The key to carrying out a reasonable valuation lies in establishing the main objectives that the valuation process needs to achieve
In crisis situations gauging the economic value of a company’s assets plays a key role in deciding whether to persevere with a business or not.
It is an issue that is currently under the spotlight, attracting interest that goes beyond the merely academic. Bear in mind that valuation in distress is one of the biggest difficulties countries now face in their ongoing struggle to implement successive reforms in their finance systems. Moreover, it is becoming increasingly obvious that there is little hope of pulling out of the current economic crisis until finance systems have been reformed.
A company is considered to be in distress when it is unable to meet debt payments, often following failed attempts to generate the necessary cash flow by implementing operational restructuring measures.
When a company is in distress, it has two options.
a) Reach an agreement on debt restructuring through a private procedure.
b) File for insolvency which could result in an insolvency agreement or in liquidation.
In order to reach a debt restructuring agreement through a private procedure it is first necessary to do a valuation of the company.
It is therefore a question of agreeing on a valuation in which the banks accept that they would be better off being creditors of the restructured firm (the value of their stake being the debt) than being creditors of a company that is not going to be restructured (i.e. the liquidation value of the firm).
How to value a company in distress
The key to carrying out a reasonable valuation lies in establishing the main objectives that the valuation process needs to achieve.
It is important to remember the following:
1) The value that you need to establish is the company’s economic value, not its accounting value, sentimental value, literary value or any other kind of value that is not purely economic.
2) The overriding aim is to establish the economic value of the company’s net assets.
3) The economic value can be extrinsic value , which is quantified by means of external or market references, or the intrinsic value , which is based on the fundamentals of the business set out in its business plan.
The economic value of the company in liquidation will obviously be the value it can obtain from the sale of all its net assets after tax. It is therefore a market value from which the applicable tax must be deducted.
What is the best way to determine a reasonable value for a company if it were to choose the debt restructuring option?
In theory, it doesn’t seem reasonable to use only one extrinsic value reference, given that it is a question of gauging the economic value that will result from restructuring. It is more logical to define exactly what the restructuring process will consist of, ensuring that it includes both operating and financial restructuring components, and to value the company in a scenario in which such changes have already been implemented and due consideration has been given to the firm’s sensitivity to the main variables that will affect its economic value.

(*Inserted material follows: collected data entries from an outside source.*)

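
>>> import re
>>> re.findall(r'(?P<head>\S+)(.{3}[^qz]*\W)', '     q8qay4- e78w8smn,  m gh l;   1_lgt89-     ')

[('q8qay4-', ' e78w8smn,  m gh l;   1_lgt89-     ')]

2 groups means the one result is a tuple of 2 captured strings — 1 here.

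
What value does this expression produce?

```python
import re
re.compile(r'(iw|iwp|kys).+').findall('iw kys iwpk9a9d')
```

Because there's exactly one group, `findall` drops the full match and keeps group 1 from the one hit.

['iw']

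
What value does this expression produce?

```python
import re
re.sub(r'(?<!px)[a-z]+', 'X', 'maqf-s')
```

A negative assertion filters positions out without eating any characters.
Matches: at [0:4] → 'maqf'; at [5:6] → 's'.
Each match is replaced by 'X'.

'X-X'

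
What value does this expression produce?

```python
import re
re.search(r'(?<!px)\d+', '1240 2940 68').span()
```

(0, 4)

A negative assertion filters positions out without eating any characters.
`search` walks the string left to right and returns the first match it finds.
The match spans [0:4] → '1240'.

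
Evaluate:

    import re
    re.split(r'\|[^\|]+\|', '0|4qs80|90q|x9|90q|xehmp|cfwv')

['0', '90q', '90q', 'cfwv']

Splitting on the pattern gives 4 pieces.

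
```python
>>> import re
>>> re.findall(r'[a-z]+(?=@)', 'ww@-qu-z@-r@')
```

['ww', 'z', 'r']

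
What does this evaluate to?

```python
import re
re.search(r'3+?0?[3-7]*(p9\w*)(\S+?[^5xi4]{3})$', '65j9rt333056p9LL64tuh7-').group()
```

'333056p9LL64tuh7-'

Pattern: one or more of a literal '3' (lazy), then optionally a literal '0', then zero or more of a character in [3-7]; then the literal 'p9', then zero or more of a word character (captured); then one or more of a non-whitespace character (lazy), then exactly 3 of any character except [5xi4] (captured); then anchored at the end.
`re.search` scans for the first position where the pattern succeeds.
The match spans [6:23] → '333056p9LL64tuh7-'.
Captured: group 1 = 'p9LL64t', group 2 = 'uh7-'.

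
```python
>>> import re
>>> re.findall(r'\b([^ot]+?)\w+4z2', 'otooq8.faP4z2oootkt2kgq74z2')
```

['.']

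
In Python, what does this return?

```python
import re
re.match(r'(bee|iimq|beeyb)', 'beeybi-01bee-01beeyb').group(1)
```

The regex engine tests alternatives in the order written; an earlier branch that matches wins even if a later one would match more.
With `match`, the pattern is implicitly anchored at the beginning.
The match spans [0:3] → 'bee'.
Captured: group 1 = 'bee'.

'bee'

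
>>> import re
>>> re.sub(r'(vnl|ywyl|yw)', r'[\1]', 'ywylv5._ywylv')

'[ywyl]v5._[ywyl]v'

`|` is ordered: at each position the engine commits to the first alternative that works.
Matches: at [0:4] → 'ywyl'; at [8:12] → 'ywyl'.
The replacement refers to a captured group, so each match is rewritten using its own captured text.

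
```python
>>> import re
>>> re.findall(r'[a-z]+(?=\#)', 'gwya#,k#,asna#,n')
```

The positive lookaround only admits positions where the adjacent text matches; those characters stay outside the span.
Matches: at [0:4] → 'gwya'; at [6:7] → 'k'; at [9:13] → 'asna'.
Since nothing is captured, `findall` lists the 3 matched substrings directly.

['gwya', 'k', 'asna']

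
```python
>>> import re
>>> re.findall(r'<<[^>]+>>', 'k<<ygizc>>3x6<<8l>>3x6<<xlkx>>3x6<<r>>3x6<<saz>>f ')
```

With no groups in the pattern, `findall` gives back each whole match — 5 here.

['<<ygizc>>', '<<8l>>', '<<xlkx>>', '<<r>>', '<<saz>>']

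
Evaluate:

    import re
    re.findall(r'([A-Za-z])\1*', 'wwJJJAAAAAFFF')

['w', 'J', 'A', 'F']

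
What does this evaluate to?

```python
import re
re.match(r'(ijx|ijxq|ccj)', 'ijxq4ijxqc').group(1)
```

'ijx'

Branches in `(...|...)` are attempted left-to-right; the first branch that allows the whole pattern to succeed is taken.
`match` is anchored at position 0; if the pattern doesn't fit there, it returns None.
The match spans [0:3] → 'ijx'.
Captured: group 1 = 'ijx'.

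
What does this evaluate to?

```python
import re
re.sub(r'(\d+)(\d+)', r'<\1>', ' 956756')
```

' <95675>'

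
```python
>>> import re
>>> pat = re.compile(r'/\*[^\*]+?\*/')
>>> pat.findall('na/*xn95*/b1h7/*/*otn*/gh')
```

Matches: at [2:10] → '/*xn95*/'; at [16:23] → '/*otn*/'.
`findall` yields the raw match text (2 of them) because the pattern has no groups.

['/*xn95*/', '/*otn*/']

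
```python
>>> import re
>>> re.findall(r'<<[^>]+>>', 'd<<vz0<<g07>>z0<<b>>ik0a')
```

Walking the string: at [1:13] → '<<vz0<<g07>>'; at [15:20] → '<<b>>'.
No capturing groups, so `findall` returns the 2 full match strings.

['<<vz0<<g07>>', '<<b>>']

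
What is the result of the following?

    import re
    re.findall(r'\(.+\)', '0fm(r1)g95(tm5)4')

['(r1)g95(tm5)']

No capturing groups, so `findall` returns the 1 full match string.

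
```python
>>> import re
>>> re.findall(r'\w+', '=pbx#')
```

Pattern: one or more of a word character.
With no groups in the pattern, `findall` gives back each whole match — 1 here.

['pbx']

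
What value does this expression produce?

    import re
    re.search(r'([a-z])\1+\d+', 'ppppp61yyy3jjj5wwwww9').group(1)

'p'

The backreference `\1` re-matches whatever the first group consumed, character for character.
`re.search` tries every starting position until one works.
The match spans [0:7] → 'ppppp61'.
Captured: group 1 = 'p'.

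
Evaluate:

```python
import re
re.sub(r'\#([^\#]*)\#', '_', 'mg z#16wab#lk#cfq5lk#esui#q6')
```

'mg z_lk_esui#q6'

Matches: at [4:11] → '#16wab#'; at [13:21] → '#cfq5lk#'.
Every occurrence is swapped for '_'.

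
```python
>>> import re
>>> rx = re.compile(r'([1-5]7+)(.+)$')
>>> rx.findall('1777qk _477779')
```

This matches a character in [1-5], then one or more of the literal '7' (captured); then one or more of any character (captured); then anchored at the end.
`findall` packs the 2 group values into a tuple for every match.

[('1777', 'qk _477779')]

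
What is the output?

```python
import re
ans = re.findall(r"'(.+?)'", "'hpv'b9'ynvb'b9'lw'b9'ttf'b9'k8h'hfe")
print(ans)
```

A non-greedy quantifier consumes as few characters as it can — just enough that the remainder of the pattern still matches from where it stops; whatever follows it matches normally.
`findall` collects group 1 from each match (5 total).

['hpv', 'ynvb', 'lw', 'ttf', 'k8h']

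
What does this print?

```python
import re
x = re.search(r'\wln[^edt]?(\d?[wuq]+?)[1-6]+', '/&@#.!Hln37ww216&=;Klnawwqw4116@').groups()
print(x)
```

('7ww',)

This matches a word character, then the literal 'ln', then optionally any character except [edt]; then optionally a digit, then one or more of one of [wuq] (lazy) (captured); then one or more of a character in [1-6].
Unlike `match`, `search` isn't anchored — it looks for the pattern anywhere in the string.
The match spans [6:16] → 'Hln37ww216'.
Captured: group 1 = '7ww'.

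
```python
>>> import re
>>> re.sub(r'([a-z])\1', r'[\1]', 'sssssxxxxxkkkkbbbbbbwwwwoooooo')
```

After group 1 captures some text, `\1` only succeeds where that same text appears again.
The replacement refers to a captured group, so each match is rewritten using its own captured text.

'[s][s]s[x][x]x[k][k][b][b][b][w][w][o][o][o]'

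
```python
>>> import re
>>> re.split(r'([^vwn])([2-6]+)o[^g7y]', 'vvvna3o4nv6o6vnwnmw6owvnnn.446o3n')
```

The pattern matches any character except [vwn] (captured); then one or more of a character in [2-6] (captured); then a literal 'o', then any character except [g7y].
Matches to split on: at [4:8] → 'a3o4'; at [26:32] → '.446o3'.
Because the pattern has a capturing group, `split` also inserts each captured text between the pieces.

['vvvn', 'a', '3', 'nv6o6vnwnmw6owvnnn', '.', '446', 'n']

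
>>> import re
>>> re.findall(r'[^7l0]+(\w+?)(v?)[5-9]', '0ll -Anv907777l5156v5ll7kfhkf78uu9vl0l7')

The pattern matches one or more of any character except [7l0]; then one or more of a word character (lazy) (captured); then optionally a literal 'v' (captured); then a character in [5-9].
The `?` after the quantifier makes it lazy — it takes as little as possible before letting the rest of the pattern try.
Scanning left to right: at [3:11] match ' -Anv907', groups = ('0', ''); at [15:24] match '5156v5ll7', groups = ('ll', ''); at [24:31] match 'kfhkf78', groups = ('7', ''); at [31:39] match 'uu9vl0l7', groups = ('l0l', '').
Multiple groups make `findall` return tuples — one 2-tuple for each match.

[('0', ''), ('ll', ''), ('7', ''), ('l0l', '')]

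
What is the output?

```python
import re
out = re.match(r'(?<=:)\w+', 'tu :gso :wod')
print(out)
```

The `(?=…)`/`(?<=…)` assertion just peeks at neighbouring text; it doesn't advance the match position.
`re.match` only tries the pattern at the start of the string.
Here the string doesn't start with a match, so the call returns None.

None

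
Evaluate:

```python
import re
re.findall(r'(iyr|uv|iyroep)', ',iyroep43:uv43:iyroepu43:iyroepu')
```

The regex engine tests alternatives in the order written; an earlier branch that matches wins even if a later one would match more.
Matches: at [1:4] match 'iyr', group 1 = 'iyr'; at [10:12] match 'uv', group 1 = 'uv'; at [15:18] match 'iyr', group 1 = 'iyr'; at [25:28] match 'iyr', group 1 = 'iyr'.
`findall` collects group 1 from each match (4 total).

['iyr', 'uv', 'iyr', 'iyr']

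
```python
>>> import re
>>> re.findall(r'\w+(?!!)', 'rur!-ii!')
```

['ru', 'i']

The negative lookaround is zero-width — it rules out positions where the adjacent text would match, without consuming anything.
Matches: at [0:2] → 'ru'; at [5:6] → 'i'.
Since nothing is captured, `findall` lists the 2 matched substrings directly.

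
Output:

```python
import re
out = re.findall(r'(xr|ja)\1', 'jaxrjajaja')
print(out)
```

['ja']

`\1` has to match the exact text group 1 already captured.
Walking the string: at [4:8] match 'jaja', group 1 = 'ja'.
`findall` collects group 1 from the one match (1 total).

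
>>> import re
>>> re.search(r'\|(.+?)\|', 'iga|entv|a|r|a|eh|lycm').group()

'|entv|'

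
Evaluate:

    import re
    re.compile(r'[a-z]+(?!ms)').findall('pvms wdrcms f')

`(?!…)`/`(?<!…)` only lets a position through if the neighbouring text does NOT match; no characters are consumed.
Matches: at [0:4] → 'pvms'; at [5:11] → 'wdrcms'; at [12:13] → 'f'.
Since nothing is captured, `findall` lists the 3 matched substrings directly.

['pvms', 'wdrcms', 'f']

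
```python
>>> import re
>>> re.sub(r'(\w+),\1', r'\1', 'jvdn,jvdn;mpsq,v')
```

`\1` has to match the exact text group 1 already captured.
`\1` in the replacement pulls in group 1's text for each match.

'jvdn;mpsq,v'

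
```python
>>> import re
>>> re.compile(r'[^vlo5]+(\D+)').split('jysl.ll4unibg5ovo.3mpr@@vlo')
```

Pattern: one or more of any character except [vlo5]; then one or more of a non-digit (captured).
The group in the pattern means `split` returns the separators' captures alongside the pieces.

['', 'l.ll', '', 'g', '5ovo', 'vlo', '']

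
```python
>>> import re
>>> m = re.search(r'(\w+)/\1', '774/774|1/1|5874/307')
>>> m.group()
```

'774/774'

The backreference `\1` re-matches whatever the first group consumed, character for character.
Unlike `match`, `search` isn't anchored — it looks for the pattern anywhere in the string.
The match spans [0:7] → '774/774'.
Captured: group 1 = '774'.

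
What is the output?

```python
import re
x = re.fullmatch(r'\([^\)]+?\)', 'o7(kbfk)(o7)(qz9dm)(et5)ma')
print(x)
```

None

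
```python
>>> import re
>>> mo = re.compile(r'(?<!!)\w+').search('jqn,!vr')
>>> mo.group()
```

The negative lookahead/lookbehind blocks any match where the forbidden context is present.
`re.search` tries every starting position until one works.
The match spans [0:3] → 'jqn'.

'jqn'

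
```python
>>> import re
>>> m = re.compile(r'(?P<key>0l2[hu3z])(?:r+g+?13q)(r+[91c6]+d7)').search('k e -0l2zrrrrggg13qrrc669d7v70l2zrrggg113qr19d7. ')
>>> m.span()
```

This matches the literal '0l2', then one of [hu3z] (captured as 'key'); then one or more of the literal 'r', then one or more of a literal 'g' (lazy), then the literal '13q' (non-capturing group); then one or more of the literal 'r', then one or more of one of [91c6], then the literal 'd7' (captured).
The match spans [5:27] → '0l2zrrrrggg13qrrc669d7'.

(5, 27)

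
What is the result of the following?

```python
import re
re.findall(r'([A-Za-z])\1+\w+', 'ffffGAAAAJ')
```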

For a valuation of this type it is usually a good idea to use the discounted cash flow method, and compare the value obtained with market references.
Could it make sense to value the firm by considering real options? Yes, provided that these options have a clear economic value, which means that they must be exclusive and explicit. In any case a valuation based on real options should be similar to valuations made using discounted cash flows, including the possible value of operating flexibility.
Table 1 shows the key elements to consider when carrying out a valuation of a company in distress.
In summary, in order to estimate the value of the restructured company it is necessary to estimate the Free Cash Flows (FCF) which would result from managing operating assets if the restructuring plan were to go ahead, and then discount these flows from the weighted average cost of capital (WACC) associated with the flows and the new capital structure defined during the restructuring process.
Note that this method produces an estimated value of the company’s operating assets. If the company in distress has non-operating assets and the operating restructuring plan doesn’t make provisions for their use, it will be necessary to make the pertinent adjustments (positive and negative) in order to include the value that could be derived from said operating assets.
Finally, by comparing the estimated value of the restructured firm (economic value of the total net assets) with the value of the debt in the restructured company, it is possible to gauge the economic value of the company’s own resources.